A) miR-429 modulates VEGFA expression indirectly through changing HIF1A levels. HUVECs were transfected with miR-429 analog or inhibitor, and the mRNA levels were monitored in quantitative real-time PCR experiments in normoxic conditions and after 4 and 8 hours of hypoxia. The mRNA level results from 3 independent experiments (n = 12) are normalized to 18S rRNA levels and expressed as a fold change over the transfection control. The predicted target site of miR-429 in VEGFA 3′ UTRs is shown on the right.
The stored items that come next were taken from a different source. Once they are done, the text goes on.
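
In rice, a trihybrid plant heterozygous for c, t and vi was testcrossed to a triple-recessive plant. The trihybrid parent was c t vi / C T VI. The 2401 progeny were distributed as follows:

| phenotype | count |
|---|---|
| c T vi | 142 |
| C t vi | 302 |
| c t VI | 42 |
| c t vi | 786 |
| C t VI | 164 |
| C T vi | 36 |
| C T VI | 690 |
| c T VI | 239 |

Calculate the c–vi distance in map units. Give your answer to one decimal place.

25.8 map units

The two rarest classes, c t VI and C T vi, are the double crossovers. Comparing them with the parentals, only the vi allele has switched, so vi is the middle locus and the order is t – vi – c.
Crossovers in the vi–c interval produce the single-crossover classes C t vi and c T VI (302 + 239 = 541) plus the double crossovers (78).
RF(vi–c) = (541 + 78) / 2401 = 619/2401 = 0.2578 → 25.8 map units.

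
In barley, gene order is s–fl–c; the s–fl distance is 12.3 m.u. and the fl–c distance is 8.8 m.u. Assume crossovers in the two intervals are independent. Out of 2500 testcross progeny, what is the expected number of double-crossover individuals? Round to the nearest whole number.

Map distances give recombination frequencies of 0.123 and 0.088 for the two intervals.
With no interference, expected double-crossover frequency = 0.123 × 0.088 = 0.01082.
Expected number = 0.01082 × 2500 = 27.06 ≈ 27.

27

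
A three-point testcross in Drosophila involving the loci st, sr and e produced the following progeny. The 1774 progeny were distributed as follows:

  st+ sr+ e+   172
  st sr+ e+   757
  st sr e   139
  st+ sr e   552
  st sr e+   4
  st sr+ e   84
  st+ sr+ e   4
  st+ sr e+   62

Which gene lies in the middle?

The two most frequent reciprocal classes, st+ sr e and st sr+ e+, are the parental types, so the F1 was st+ sr e / st sr+ e+.
The two rarest classes, st+ sr+ e and st sr e+, are the double crossovers. Comparing them with the parentals, only the sr allele has switched, so sr is the middle locus and the order is e – sr – st.

sr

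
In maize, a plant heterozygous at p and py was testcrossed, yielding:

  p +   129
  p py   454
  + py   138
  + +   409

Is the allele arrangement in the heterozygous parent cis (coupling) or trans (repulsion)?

cis

The two most frequent classes are + + (409) and p py (454); these are the parental (non-recombinant) types.
So the F1 carried + + on one chromosome and p py on the other — the recessive alleles are on the same chromosome (cis / coupling).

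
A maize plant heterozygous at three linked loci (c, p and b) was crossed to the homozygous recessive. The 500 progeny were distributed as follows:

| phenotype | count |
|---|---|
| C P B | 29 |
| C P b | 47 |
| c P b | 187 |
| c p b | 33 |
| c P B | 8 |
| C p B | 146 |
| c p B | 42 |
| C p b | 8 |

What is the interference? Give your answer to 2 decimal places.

0.02

The two most frequent reciprocal classes, C p B and c P b, are the parental types, so the F1 was C p B / c P b.
The two rarest classes, C p b and c P B, are the double crossovers. Comparing them with the parentals, only the b allele has switched, so b is the middle locus and the order is c – b – p.
c–b: (89 + 16)/500 = 0.2100; b–p: (62 + 16)/500 = 0.1560.
Expected DCO frequency = 0.2100 × 0.1560 ≈ 0.03276; observed = 16/500 ≈ 0.03200.
Coefficient of coincidence = 0.03200/0.03276 ≈ 0.98; interference = 1 − 0.98 = 0.02.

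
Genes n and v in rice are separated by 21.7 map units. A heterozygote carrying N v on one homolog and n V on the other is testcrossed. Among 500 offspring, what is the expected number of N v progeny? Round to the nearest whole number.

196

A map distance of 21.7 map units corresponds to a recombination frequency of 0.217.
The F1 is N v / n V, so N v is a parental gamete class with expected frequency (1 − r)/2 = 0.783/2 = 0.3915.
Expected number = 0.3915 × 500 = 195.75 ≈ 196.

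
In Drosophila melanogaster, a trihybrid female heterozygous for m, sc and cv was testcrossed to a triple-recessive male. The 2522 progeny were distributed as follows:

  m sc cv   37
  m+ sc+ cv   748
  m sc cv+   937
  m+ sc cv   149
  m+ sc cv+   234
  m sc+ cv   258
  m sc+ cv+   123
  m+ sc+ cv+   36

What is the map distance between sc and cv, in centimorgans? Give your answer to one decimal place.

The two most frequent reciprocal classes, m+ sc+ cv and m sc cv+, are the parental types, so the F1 was m+ sc+ cv / m sc cv+.
The two rarest classes, m+ sc+ cv+ and m sc cv, are the double crossovers. Comparing them with the parentals, only the cv allele has switched, so cv is the middle locus and the order is m – cv – sc.
Crossovers in the cv–sc interval produce the single-crossover classes m+ sc cv and m sc+ cv+ (149 + 123 = 272) plus the double crossovers (73).
RF(cv–sc) = (272 + 73) / 2522 = 345/2522 = 0.1368 → 13.7 centimorgans.

13.7 centimorgans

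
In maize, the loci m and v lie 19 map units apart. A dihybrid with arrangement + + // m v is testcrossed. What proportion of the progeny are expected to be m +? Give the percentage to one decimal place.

9.5%

A map distance of 19 map units corresponds to a recombination frequency of 0.190.
The F1 is + + / m v, so m + is a recombinant gamete class with expected frequency r/2 = 0.190/2 = 0.0950.
That is 0.0950 = 9.5% of the progeny.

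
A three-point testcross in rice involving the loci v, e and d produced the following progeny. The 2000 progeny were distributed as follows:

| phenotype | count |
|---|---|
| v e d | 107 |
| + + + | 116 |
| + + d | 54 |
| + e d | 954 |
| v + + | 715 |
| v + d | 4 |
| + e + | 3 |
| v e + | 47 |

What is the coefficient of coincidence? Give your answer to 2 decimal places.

0.56

The two most frequent reciprocal classes, v + + and + e d, are the parental types, so the F1 was v + + / + e d.
The two rarest classes, v + d and + e +, are the double crossovers. Comparing them with the parentals, only the d allele has switched, so d is the middle locus and the order is e – d – v.
e–d: (101 + 7)/2000 = 0.0540; d–v: (223 + 7)/2000 = 0.1150.
Expected DCO frequency = 0.0540 × 0.1150 ≈ 0.00621; observed = 7/2000 ≈ 0.00350.
Coefficient of coincidence = 0.00350/0.00621 ≈ 0.56.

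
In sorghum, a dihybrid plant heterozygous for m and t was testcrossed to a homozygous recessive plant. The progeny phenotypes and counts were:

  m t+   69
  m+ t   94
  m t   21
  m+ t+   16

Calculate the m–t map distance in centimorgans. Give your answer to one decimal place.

The two most frequent classes, m+ t (94) and m t+ (69), are the parental types, so the F1 was m+ t / m t+.
The recombinant classes are m+ t+ and m t: 16 + 21 = 37.
Recombination frequency = 37/200 = 0.1850 ≈ 18.5%, i.e. 18.5 centimorgans.

18.5 centimorgans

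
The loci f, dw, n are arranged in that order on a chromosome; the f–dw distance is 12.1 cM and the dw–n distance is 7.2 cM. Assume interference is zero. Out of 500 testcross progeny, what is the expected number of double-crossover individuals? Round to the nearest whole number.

4

Map distances give recombination frequencies of 0.121 and 0.072 for the two intervals.
With no interference, expected double-crossover frequency = 0.121 × 0.072 = 0.00871.
Expected number = 0.00871 × 500 = 4.36 ≈ 4.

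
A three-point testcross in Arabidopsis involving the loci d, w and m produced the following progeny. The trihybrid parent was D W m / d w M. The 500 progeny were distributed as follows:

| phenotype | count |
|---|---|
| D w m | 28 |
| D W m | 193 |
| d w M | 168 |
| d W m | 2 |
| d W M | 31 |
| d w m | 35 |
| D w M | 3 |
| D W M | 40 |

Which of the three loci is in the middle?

d

The two rarest classes, d W m and D w M, are the double crossovers. Comparing them with the parentals, only the d allele has switched, so d is the middle locus and the order is m – d – w.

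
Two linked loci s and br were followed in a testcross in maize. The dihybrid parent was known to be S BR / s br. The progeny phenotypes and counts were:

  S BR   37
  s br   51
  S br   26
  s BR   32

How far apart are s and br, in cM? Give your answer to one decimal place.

The recombinant classes are S br and s BR: 26 + 32 = 58.
Recombination frequency = 58/146 = 0.3973 ≈ 39.7%, i.e. 39.7 cM.

39.7 cM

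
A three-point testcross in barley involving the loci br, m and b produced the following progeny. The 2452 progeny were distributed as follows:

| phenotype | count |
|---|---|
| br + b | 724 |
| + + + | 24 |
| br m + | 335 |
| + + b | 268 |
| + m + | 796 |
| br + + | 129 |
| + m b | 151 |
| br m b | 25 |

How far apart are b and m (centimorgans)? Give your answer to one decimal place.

13.4 centimorgans

The two most frequent reciprocal classes, + m + and br + b, are the parental types, so the F1 was + m + / br + b.
The two rarest classes, + + + and br m b, are the double crossovers. Comparing them with the parentals, only the m allele has switched, so m is the middle locus and the order is br – m – b.
Crossovers in the m–b interval produce the single-crossover classes + m b and br + + (151 + 129 = 280) plus the double crossovers (49).
RF(m–b) = (280 + 49) / 2452 = 329/2452 = 0.1342 → 13.4 centimorgans.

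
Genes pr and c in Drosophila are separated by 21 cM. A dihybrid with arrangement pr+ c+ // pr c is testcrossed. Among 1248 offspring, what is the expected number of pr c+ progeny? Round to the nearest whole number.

131

A map distance of 21 cM corresponds to a recombination frequency of 0.210.
The F1 is pr+ c+ / pr c, so pr c+ is a recombinant gamete class with expected frequency r/2 = 0.210/2 = 0.1050.
Expected number = 0.1050 × 1248 = 131.04 ≈ 131.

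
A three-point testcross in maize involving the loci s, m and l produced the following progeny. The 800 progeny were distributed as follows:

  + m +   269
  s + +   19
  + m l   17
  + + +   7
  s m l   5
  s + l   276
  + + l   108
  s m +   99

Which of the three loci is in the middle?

m

The two most frequent reciprocal classes, s + l and + m +, are the parental types, so the F1 was s + l / + m +.
The two rarest classes, s m l and + + +, are the double crossovers. Comparing them with the parentals, only the m allele has switched, so m is the middle locus and the order is l – m – s.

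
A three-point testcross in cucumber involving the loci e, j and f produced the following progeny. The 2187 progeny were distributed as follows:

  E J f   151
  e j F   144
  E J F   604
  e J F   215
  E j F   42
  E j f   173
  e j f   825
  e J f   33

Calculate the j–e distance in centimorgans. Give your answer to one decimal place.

The two most frequent reciprocal classes, E J F and e j f, are the parental types, so the F1 was E J F / e j f.
The two rarest classes, E j F and e J f, are the double crossovers. Comparing them with the parentals, only the j allele has switched, so j is the middle locus and the order is f – j – e.
Crossovers in the j–e interval produce the single-crossover classes e J F and E j f (215 + 173 = 388) plus the double crossovers (75).
RF(j–e) = (388 + 75) / 2187 = 463/2187 = 0.2117 → 21.2 centimorgans.

21.2 centimorgans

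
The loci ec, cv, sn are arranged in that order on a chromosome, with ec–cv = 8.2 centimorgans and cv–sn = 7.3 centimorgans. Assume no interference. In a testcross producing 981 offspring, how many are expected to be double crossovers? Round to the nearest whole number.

6

Map distances give recombination frequencies of 0.082 and 0.073 for the two intervals.
With no interference, expected double-crossover frequency = 0.082 × 0.073 = 0.00599.
Expected number = 0.00599 × 981 = 5.87 ≈ 6.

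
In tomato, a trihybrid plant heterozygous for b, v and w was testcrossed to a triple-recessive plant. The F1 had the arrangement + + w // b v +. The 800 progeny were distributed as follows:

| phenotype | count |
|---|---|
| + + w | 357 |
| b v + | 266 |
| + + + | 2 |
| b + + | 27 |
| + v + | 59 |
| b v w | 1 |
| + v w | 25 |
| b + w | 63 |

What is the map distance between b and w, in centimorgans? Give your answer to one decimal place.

15.6 centimorgans

The two rarest classes, + + + and b v w, are the double crossovers. Comparing them with the parentals, only the w allele has switched, so w is the middle locus and the order is b – w – v.
Crossovers in the b–w interval produce the single-crossover classes b + w and + v + (63 + 59 = 122) plus the double crossovers (3).
RF(b–w) = (122 + 3) / 800 = 125/800 = 0.1562 → 15.6 centimorgans.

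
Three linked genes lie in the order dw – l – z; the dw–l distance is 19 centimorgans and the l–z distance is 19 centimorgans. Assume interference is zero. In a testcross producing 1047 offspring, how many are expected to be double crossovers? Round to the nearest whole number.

Map distances give recombination frequencies of 0.190 and 0.190 for the two intervals.
With no interference, expected double-crossover frequency = 0.190 × 0.190 = 0.03610.
Expected number = 0.03610 × 1047 = 37.80 ≈ 38.

38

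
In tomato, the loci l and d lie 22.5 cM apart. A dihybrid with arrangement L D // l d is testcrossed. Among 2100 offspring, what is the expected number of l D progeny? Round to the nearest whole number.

236

A map distance of 22.5 cM corresponds to a recombination frequency of 0.225.
The F1 is L D / l d, so l D is a recombinant gamete class with expected frequency r/2 = 0.225/2 = 0.1125.
Expected number = 0.1125 × 2100 = 236.25 ≈ 236.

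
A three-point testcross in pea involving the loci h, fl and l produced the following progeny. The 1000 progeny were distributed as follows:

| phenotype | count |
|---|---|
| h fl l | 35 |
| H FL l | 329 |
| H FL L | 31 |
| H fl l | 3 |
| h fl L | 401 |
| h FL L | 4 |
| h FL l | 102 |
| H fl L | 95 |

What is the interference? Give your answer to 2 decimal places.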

The VEGFA (B) and HIF1A (C) mRNA levels were monitored in quantitative real-time PCR experiments following transfection of HUVECs with VEGFA TP or HIF1A TP and/or miR-429 analog (Mimic 429). The mRNA level results from 3 independent experiments (n = 12) are normalized to 18S rRNA levels and expressed as a fold change over the transfection control. *P < 0.05.

Figure 9.

Model of negative feedback loop between HIF1A and miR-429. During hypoxia, HIF1A mRNA is induced, whereas HIF-1α protein is stabilized, allowing for the for-mation and accumulation of active HIF-1 complexes. The HIF-1 is translocated to the nucleus in order to regulate expression of its target genes. HIF-1 binds to the HRE sequence located in the miR200b-miR200a-miR429 cluster and induces miR-429 expression and, thus, increases the cytosolic levels of this miRNA. miR-429 binds in cytosol to the target sequence located at the 3′ UTR of HIF1A mRNA, which leads to decreased HIF-1 activity.